Google affirme qu'une demande de réexamen sera systématiquement rejetée si les problèmes à l'origine de la pénalité n'ont pas été corrigés au préalable. Concrètement, cela signifie qu'il faut d'abord auditer et réparer intégralement avant de déclencher le processus de réexamen. Cette approche impose une méthodologie rigoureuse : diagnostiquer, corriger, vérifier, puis seulement demander la levée de sanction.

Ce qu'il faut comprendre

Qu'est-ce qu'une pénalité SEO et comment fonctionne le réexamen ?

Une pénalité SEO désigne une action manuelle prise par Google contre un site qui enfreint ses consignes. Contrairement aux ajustements algorithmiques automatiques, ces sanctions manuelles apparaissent dans la Search Console et nécessitent une intervention humaine pour être levées.

Le processus de réexamen permet au propriétaire du site de demander la levée de cette sanction après avoir corrigé les infractions. Google examine alors manuellement le site pour vérifier si les problèmes identifiés ont effectivement été résolus. La déclaration officielle insiste sur un point crucial : soumettre une demande sans avoir traité les causes racines aboutit à un rejet automatique.
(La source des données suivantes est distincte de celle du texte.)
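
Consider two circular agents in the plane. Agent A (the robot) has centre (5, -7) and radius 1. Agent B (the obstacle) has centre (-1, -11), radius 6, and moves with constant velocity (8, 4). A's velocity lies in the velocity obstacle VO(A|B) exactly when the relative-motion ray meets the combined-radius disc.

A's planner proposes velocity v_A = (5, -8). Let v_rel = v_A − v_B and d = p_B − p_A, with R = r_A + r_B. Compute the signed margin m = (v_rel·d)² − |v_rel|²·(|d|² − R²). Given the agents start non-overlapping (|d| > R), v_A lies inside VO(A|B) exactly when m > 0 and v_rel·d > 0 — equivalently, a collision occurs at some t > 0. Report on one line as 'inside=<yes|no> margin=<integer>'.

d = (-6, -4),  |d|² = 52;  R = 1+6 = 7,  c = 52−7² = 3
v_rel = (-3, -12),  |v_rel|² = 153;  v_rel·d = (-3)·(-6) + (-12)·(-4) = 66
153·t² − 132·t + 3 = 0  ⇒  m = 66² − 153·3 = 3897
m = 3897 > 0,  v_rel·d = 66 > 0  ⇒  inside

inside=yes margin=3897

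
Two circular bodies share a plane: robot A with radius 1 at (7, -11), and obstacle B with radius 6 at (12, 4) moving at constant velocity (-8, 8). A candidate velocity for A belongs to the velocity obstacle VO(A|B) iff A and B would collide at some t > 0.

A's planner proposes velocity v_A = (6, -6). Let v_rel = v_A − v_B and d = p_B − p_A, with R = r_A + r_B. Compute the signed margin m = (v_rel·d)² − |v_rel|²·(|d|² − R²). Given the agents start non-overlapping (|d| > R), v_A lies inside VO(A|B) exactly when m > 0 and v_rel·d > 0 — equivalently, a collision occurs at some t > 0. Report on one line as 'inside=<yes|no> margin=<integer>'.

d = (5, 15),  |d|² = 250;  R = 1+6 = 7,  c = 250−7² = 201
v_rel = (14, -14),  |v_rel|² = 392;  v_rel·d = (14)·(5) + (-14)·(15) = -140
392·t² + 280·t + 201 = 0  ⇒  m = (-140)² − 392·201 = -59192
m = -59192 < 0,  v_rel·d = -140 < 0  ⇒  outside

inside=no margin=-59192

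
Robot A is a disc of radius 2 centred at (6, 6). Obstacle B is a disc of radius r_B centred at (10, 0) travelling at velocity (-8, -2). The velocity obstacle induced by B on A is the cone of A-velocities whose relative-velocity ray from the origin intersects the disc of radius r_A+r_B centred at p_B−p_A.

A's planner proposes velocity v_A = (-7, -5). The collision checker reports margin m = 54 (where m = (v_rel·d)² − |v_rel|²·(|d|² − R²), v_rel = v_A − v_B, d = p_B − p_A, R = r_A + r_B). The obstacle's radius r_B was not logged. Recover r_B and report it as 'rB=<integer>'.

m = 54
d = (4, -6);  v_rel = (1, -3),  |v_rel|² = 10
v_rel×d = (1)·(-6) − (-3)·(4) = 6
since m = R²·10 − 6²:  R² = (36 + 54) / 10 = 9
R = √9 = 3  ⇒  r_B = 3 − 2 = 1

rB=1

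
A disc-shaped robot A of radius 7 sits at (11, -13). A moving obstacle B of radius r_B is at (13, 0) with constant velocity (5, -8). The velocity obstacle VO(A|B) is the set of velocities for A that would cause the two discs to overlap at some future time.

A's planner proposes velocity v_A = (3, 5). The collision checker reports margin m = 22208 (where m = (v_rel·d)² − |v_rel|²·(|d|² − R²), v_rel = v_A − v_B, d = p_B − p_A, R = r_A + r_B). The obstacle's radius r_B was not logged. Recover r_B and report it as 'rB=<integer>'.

m = 22208
d = (2, 13);  v_rel = (-2, 13),  |v_rel|² = 173
v_rel×d = (-2)·(13) − (13)·(2) = -52
since m = R²·173 − (-52)²:  R² = (2704 + 22208) / 173 = 144
R = √144 = 12  ⇒  r_B = 12 − 7 = 5

rB=5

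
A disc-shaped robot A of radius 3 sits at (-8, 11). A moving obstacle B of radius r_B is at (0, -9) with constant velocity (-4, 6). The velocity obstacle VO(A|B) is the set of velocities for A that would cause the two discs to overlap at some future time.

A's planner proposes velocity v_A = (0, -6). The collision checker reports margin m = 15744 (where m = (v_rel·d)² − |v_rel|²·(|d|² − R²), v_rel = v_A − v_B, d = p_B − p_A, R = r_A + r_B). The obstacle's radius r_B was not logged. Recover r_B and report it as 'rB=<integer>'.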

Quels types de problèmes déclenchent généralement une pénalité manuelle ?

Les actions manuelles ciblent principalement le spam, les liens artificiels, le contenu dupliqué massif, le cloaking ou encore le piratage. Chacune de ces infractions nécessite une correction spécifique : suppression ou désaveu de backlinks toxiques, réécriture de contenus, mise en conformité technique.

La complexité réside dans le fait que Google ne détaille pas toujours précisément l'étendue du problème. Une notification pour liens artificiels peut concerner 50 ou 5000 domaines référents, sans liste exhaustive fournie. Cette opacité impose une approche méthodique et souvent conservative dans les corrections.
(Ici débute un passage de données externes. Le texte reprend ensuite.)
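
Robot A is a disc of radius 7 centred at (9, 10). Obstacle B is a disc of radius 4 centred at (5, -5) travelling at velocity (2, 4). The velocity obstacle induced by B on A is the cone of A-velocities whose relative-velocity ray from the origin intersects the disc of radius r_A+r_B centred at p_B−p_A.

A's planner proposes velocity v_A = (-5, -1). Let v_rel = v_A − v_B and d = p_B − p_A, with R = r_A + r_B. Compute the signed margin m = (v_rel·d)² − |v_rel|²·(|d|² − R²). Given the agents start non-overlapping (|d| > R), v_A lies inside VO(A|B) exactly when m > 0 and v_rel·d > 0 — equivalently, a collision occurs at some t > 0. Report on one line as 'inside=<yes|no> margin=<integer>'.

d = (-4, -15),  |d|² = 241;  R = 7+4 = 11,  c = 241−11² = 120
v_rel = (-7, -5),  |v_rel|² = 74;  v_rel·d = (-7)·(-4) + (-5)·(-15) = 103
74·t² − 206·t + 120 = 0  ⇒  m = 103² − 74·120 = 1729
m = 1729 > 0,  v_rel·d = 103 > 0  ⇒  inside

inside=yes margin=1729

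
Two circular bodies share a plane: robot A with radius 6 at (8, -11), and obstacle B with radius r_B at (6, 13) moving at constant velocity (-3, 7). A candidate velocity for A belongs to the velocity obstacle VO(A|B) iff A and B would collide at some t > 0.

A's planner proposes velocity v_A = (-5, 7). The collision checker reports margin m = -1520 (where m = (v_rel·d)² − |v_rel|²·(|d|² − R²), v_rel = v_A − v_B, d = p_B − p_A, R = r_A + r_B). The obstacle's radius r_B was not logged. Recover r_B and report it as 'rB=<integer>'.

m = -1520
d = (-2, 24);  v_rel = (-2, 0),  |v_rel|² = 4
v_rel×d = (-2)·(24) − (0)·(-2) = -48
since m = R²·4 − (-48)²:  R² = (2304 + -1520) / 4 = 196
R = √196 = 14  ⇒  r_B = 14 − 6 = 8

rB=8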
Pourquoi Google insiste-t-il sur la correction préalable avant toute demande ?

Cette exigence vise à éviter les soumissions répétées qui encombrent les équipes manuelles. Chaque demande de réexamen mobilise un reviewer humain chez Google. Multiplier les tentatives sans correction réelle dilue les ressources et retarde le traitement des sites réellement conformes.
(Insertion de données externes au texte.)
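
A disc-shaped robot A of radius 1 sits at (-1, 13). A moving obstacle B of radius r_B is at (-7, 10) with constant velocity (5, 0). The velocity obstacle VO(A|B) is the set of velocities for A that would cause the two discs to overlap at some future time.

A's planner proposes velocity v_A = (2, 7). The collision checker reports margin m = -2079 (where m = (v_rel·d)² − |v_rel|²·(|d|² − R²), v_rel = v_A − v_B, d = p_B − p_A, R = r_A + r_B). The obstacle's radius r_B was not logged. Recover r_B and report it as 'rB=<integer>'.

m = -2079
d = (-6, -3);  v_rel = (-3, 7),  |v_rel|² = 58
v_rel×d = (-3)·(-3) − (7)·(-6) = 51
since m = R²·58 − 51²:  R² = (2601 + -2079) / 58 = 9
R = √9 = 3  ⇒  r_B = 3 − 1 = 2

rB=2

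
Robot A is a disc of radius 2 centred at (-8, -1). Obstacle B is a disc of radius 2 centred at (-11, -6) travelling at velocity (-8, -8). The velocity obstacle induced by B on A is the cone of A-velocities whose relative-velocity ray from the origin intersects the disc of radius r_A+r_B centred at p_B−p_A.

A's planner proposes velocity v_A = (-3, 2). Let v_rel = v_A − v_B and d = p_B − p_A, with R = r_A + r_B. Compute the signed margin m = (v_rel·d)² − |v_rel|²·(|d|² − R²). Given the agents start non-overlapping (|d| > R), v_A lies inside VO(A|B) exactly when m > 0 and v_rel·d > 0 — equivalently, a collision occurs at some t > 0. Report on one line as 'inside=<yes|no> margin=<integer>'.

d = (-3, -5),  |d|² = 34;  R = 2+2 = 4,  c = 34−4² = 18
v_rel = (5, 10),  |v_rel|² = 125;  v_rel·d = (5)·(-3) + (10)·(-5) = -65
125·t² + 130·t + 18 = 0  ⇒  m = (-65)² − 125·18 = 1975
m = 1975 > 0,  v_rel·d = -65 < 0  ⇒  outside

inside=no margin=1975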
Du point de vue praticien, cela signifie qu'on ne peut pas tester progressivement des corrections partielles en soumettant plusieurs demandes successives. Il faut identifier l'intégralité du périmètre problématique, corriger exhaustivement, puis soumettre une seule demande solide accompagnée d'une documentation claire des actions menées.

  • Une pénalité manuelle nécessite impérativement une intervention humaine pour être levée via une demande de réexamen
  • Google rejette systématiquement les demandes soumises avant correction complète des infractions identifiées
  • La correction doit être exhaustive et documentée : liste des liens supprimés, contenus réécrits, modifications techniques
  • Une demande de réexamen ne peut pas servir à tester progressivement des corrections partielles
  • Le délai de traitement d'une demande varie de quelques jours à plusieurs semaines selon la complexité du site

Avis d'un expert SEO

Cette déclaration est-elle vraiment appliquée systématiquement par Google ?

Dans la pratique terrain, oui, le rejet des demandes incomplètes est quasi systématique. J'ai observé des dizaines de cas où une première demande mal préparée générait un refus générique en 48h, là où une seconde demande documentée obtenait une levée en 10 jours. Google ne donne généralement pas de seconde chance rapide.

Cependant, [À vérifier] il existe des cas limites où la frontière entre correction partielle et complète reste floue. Par exemple, sur un site avec 10 000 backlinks toxiques, faut-il en nettoyer 100%, 95% ou 80% avant de soumettre ? Google ne donne aucun seuil chiffré. Cette zone grise impose une approche conservative : viser l'exhaustivité plutôt que le minimum acceptable.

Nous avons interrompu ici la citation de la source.